Un tout petit peu d'épidémiologie.
Dans les pays développés le cancer du col
de l'utérus se situe encore en deuxième position des
cancers de la femme (après le cancer du sein) en termes de
morbidité et de mortalité.
Dans les pays en voie de développement il est le plus fréquent
des cancers touchant les femmes.
Ainsi, on dénombre chaque année dans le monde 400.000
nouveaux cas de cancers invasifs qui entraînent 200.000 décès.
En
France, 3000-4000 nouveaux cas, et environ 1000 décès.
Le dépistage du cancer du col de l'utérus repose principalement
sur l'interprétation des frottis cervico-utérins.
Ce dépistage est l'un des plus efficace.

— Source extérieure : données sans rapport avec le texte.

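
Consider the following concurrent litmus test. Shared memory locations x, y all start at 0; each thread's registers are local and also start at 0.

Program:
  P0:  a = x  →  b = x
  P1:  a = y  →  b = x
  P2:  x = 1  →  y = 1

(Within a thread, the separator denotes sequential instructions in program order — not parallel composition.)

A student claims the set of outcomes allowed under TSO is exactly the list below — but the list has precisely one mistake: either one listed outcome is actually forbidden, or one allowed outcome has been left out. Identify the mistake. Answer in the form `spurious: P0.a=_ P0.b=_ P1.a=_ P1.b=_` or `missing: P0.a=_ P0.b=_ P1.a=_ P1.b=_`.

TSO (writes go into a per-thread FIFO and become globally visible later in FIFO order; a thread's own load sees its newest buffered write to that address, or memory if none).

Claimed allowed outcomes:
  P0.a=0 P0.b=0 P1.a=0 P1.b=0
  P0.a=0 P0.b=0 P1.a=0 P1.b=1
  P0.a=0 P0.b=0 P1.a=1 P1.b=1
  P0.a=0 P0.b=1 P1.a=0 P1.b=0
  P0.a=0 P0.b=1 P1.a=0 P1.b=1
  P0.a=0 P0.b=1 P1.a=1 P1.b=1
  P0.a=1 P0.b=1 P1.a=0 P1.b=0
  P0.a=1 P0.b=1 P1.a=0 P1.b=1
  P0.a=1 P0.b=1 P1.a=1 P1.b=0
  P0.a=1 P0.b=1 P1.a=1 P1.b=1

outcome vector order: (P0.a,P0.b,P1.a,P1.b)
[TSO] allowed = {(0,0,0,0), (0,0,0,1), (0,0,1,1), (0,1,0,0), (0,1,0,1), (0,1,1,1), (1,1,0,0), (1,1,0,1), (1,1,1,1)}
claimed∖TSO = {(1,1,1,0)}

spurious: P0.a=1 P0.b=1 P1.a=1 P1.b=0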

Il a permis une
baisse spectaculaire de l'incidence du cancer du col de l'utérus
en France au cours des vingt dernières années (réduction
de l'incidence de 15,6/100.000 à 8,6/100.000 de 1978 à
1992- source IVS).
En effet, le frottis permet de dépister et donc de traiter
d'éventuelles lésions du col au stade précoce
de dysplasie (stade précancéreux) où la guérison
est de 100%. Ainsi, on dénombre chaque année aux Etats
Unis de telles lésions précancéreuses chez
plus de 1.500.000 femmes.
Le cancer du col de l'utérus survient à tout âge,
généralement après 30 ans, mais des cas plus
précoces existent.
Il est habituellement silencieux (absence de symptôme) ou
se manifeste par des saignements souvent peu abondants qui apparaissent
en dehors des règles, lors des relations sexuelles notamment.
Les études épidémiologiques montrent que le
cancer du col de l'utérus est étroitement associé
(presque 100% des cas selon les études) au virus HPV et la
recherche de ce virus est très souvent d'une aide précieuse
en complément du frottis.
En France quatre millions de frottis cervico-utérins sont
réalisés chaque année, mais il n'existe toujours
pas de dépistage organisé du cancer du col de l'utérus.
En effet, le frottis est encore à l'initiative des femmes
et il est clairement établi aujourd'hui que 65% environ des
cancers invasifs du col de l'utérus surviennent chez celles
qui ont échappé au dépistage ou qui l'ont négligé,
parce qu'elles n'avaient pas saisi l'enjeu de cet acte médical
simple.
Cela est d'autant plus regrettable que le frottis est peu couteûx
(environ 15 euro) et pris en charge par la sécurité
sociale.
Dans le cas particulier des pays scandinaves (Norvège, Suède,
Danemark,...) où le dépistage a été
systématisé, le cancer du col de l'utérus est
en voie de disparition.
Si le frottis cervico-utérin était pratiqué
régulièrement chez toutes les femmes (dépistage
systématique), le cancer du col de l'utérus deviendrait
exceptionnel. Ce site grand public est au service de cet objectif.